Recensione: Outcast
L’ottavo album di studio dei leggendari Kreator si intitola “Outcast” ed è uno di quelli meno apprezzati dagli amanti del thrash metal. I mitici tedeschi durante la loro lunga carriera discografica hanno prodotto dei dischi nei quali hanno voluto aprirsi a nuovi orizzonti musicali e spesso questo desiderio di cambiamento può non risultare piacevole per quella parte del pubblico che preferisce che i gruppi mantengano lo stile con il quale hanno raggiunto il “successo”. Questo non è il caso della band di Mille Petrozza, che con l’album “Renewal” (1992) inizia un periodo di modifiche al proprio sound durato fino al nuovo millennio. “Outcast” è un lavoro che innanzitutto segnala dei cambiamenti di sintesi della band con il ritorno di Jurgen “Ventor” Reil alla batteria e l’introduzione di Tommy Vetterli (ex Coroner) alla chitarra. Inoltre, fin dal primo ascolto si nota che l’album ha delle sonorità diverse rispetto alla discografia dei Kreator degli anni Ottanta come “Pleasure To Kill” o “Extreme Aggression“. Nel complesso “Outcast” ha un profilo meno aggressivo, meno thrash e mette in evidenza il tentativo di aggiungere elementi vari da più generi musicali, fatto che rende il disco assai differente e per alcuni meno bello di altri a firma Kreator. In realtà questa diversità rende “Outcast” particolarmente interessante, per il semplice motivo che mette in scena il tentativo di una band di vecchia scuola di adattarsi ad uno stile musicale più al passo con i tempi coevi, gli anni Novanta, esattamente come accaduto per altri grandi nomi del thrash, ad esempio gli Anthrax, modificando le atmosfere in una direzione magari meno complesso e probabilmente più commerciale.

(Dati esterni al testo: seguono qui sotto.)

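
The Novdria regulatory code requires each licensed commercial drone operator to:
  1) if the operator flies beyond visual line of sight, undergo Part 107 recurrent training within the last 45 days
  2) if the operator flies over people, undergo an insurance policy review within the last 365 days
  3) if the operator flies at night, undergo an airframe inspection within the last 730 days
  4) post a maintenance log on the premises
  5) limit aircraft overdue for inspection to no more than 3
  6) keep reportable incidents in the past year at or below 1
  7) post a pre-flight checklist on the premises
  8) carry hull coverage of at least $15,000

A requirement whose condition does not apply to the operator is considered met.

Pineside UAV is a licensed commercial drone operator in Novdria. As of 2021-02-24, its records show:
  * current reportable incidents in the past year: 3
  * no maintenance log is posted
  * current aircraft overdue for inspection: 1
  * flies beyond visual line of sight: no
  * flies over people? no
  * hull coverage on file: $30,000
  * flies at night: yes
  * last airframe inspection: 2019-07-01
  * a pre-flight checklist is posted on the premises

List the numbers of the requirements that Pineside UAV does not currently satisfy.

1. condition 'flies beyond visual line of sight' does not hold → requirement n/a → met
2. condition 'flies over people' does not hold → requirement n/a → met
3. condition 'flies at night' holds; airframe inspection 604 days ago vs limit 730 → met
4. maintenance log absent → not met
5. aircraft overdue for inspection 1 ≤ 3 → met
6. reportable incidents in the past year 3 > 1 → not met
7. pre-flight checklist present → met
8. hull coverage $30,000 ≥ $15,000 → met
Not met: 4, 6

4, 6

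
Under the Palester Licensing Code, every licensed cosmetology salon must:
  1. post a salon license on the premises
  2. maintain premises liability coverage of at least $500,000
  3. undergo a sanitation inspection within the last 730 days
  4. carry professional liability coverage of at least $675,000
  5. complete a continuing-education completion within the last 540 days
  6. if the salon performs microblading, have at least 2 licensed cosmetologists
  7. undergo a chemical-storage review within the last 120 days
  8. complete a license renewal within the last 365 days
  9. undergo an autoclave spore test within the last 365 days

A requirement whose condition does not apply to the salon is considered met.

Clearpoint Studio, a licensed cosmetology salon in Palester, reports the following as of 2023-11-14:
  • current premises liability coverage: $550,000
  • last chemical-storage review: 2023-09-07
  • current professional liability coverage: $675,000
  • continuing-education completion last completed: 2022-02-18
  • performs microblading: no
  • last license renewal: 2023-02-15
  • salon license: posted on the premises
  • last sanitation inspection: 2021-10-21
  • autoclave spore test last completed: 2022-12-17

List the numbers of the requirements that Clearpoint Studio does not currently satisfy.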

La prima parte dell’album è arricchita da molti elementi aggressivi e progressive metal; ci sono brani relativamente più veloci, come l’opener “Leave This World Behind” e la celebre “Phobia” (mai assente dalle setlist del gruppo), ci sono delle sonorità più groove, evidenti nella bellissima “Forever“, canzone dall’andamento più lento, più death, ma con una finale inaspettatamente veloce di chitarra alla vecchia maniera. Il tempo rallenta decisamente anche con “Black Sunrise“, nella quale una cornice oscura viene ulteriormente rafforzata dalla voce di Mille Petrozza. A metà strada troviamo la magnifica title track, forse il brano più dark, riff potenti, melodie gothic con maggior enfasi sulla negatività dei testi; la risultante di tutto ciò è una serie di emozioni intense di disperazione, angoscia e paura, con la voce di Mille più espressiva che mai. E mentre siamo al massimo del pessimismo, arresi, come dei veri “emarginati”, ecco che l’aria cambia completamente. L’altra metà di “Outcast” trasmette suggestioni più “lievi”; con “Stronger Than Before” i testi sembrano diventare più positivi, le melodie più vivaci, non esattamente i tipici elementi “alla Kreator“. Basta dare un ascolto a “Whatever It May Take” con la parte cantata che diventa “elettronica”, oppure gettare l’orecchio anche ai titoli degli ultimi pezzi, come “Alive Again” o “A Better Tomorrow“, per renderci conto della situazione cambiata. Possiamo tirare un sospiro di sollievo ascoltando questi brani che ci ridanno una speranza di sopravvivenza, la forza per superare le difficoltà. Si conclude così questo album che sarà il penultimo di un’era di sperimentazione. Infatti dal 2001, con l’ingresso di Sami Yli-Syrniö alla chitarra, la band ritorna alle proprie radici. In conclusione, “Outcast” è un album eccezionale, vuoi per la sua atipicità nel panorama coevo e nella discografia dei Kreator, vuoi per la qualità del songwriting, vuoi perché ascolto dopo ascolto cresce e convince, c’è poco da fare, anche se purtroppo mantiene la nomea di titolo fra i più sottovalutati dei Kreator, band di altissimo livello che difficilmente ha dato alle stampe un brutto album, anche laddove abbia lavorato nella direzione di un rinnovamento del proprio stile musicale, con composizioni più semplici e rivolte ad un pubblico più ampio, persino producendo materiale molto “avanti” per l’epoca di pubblicazione.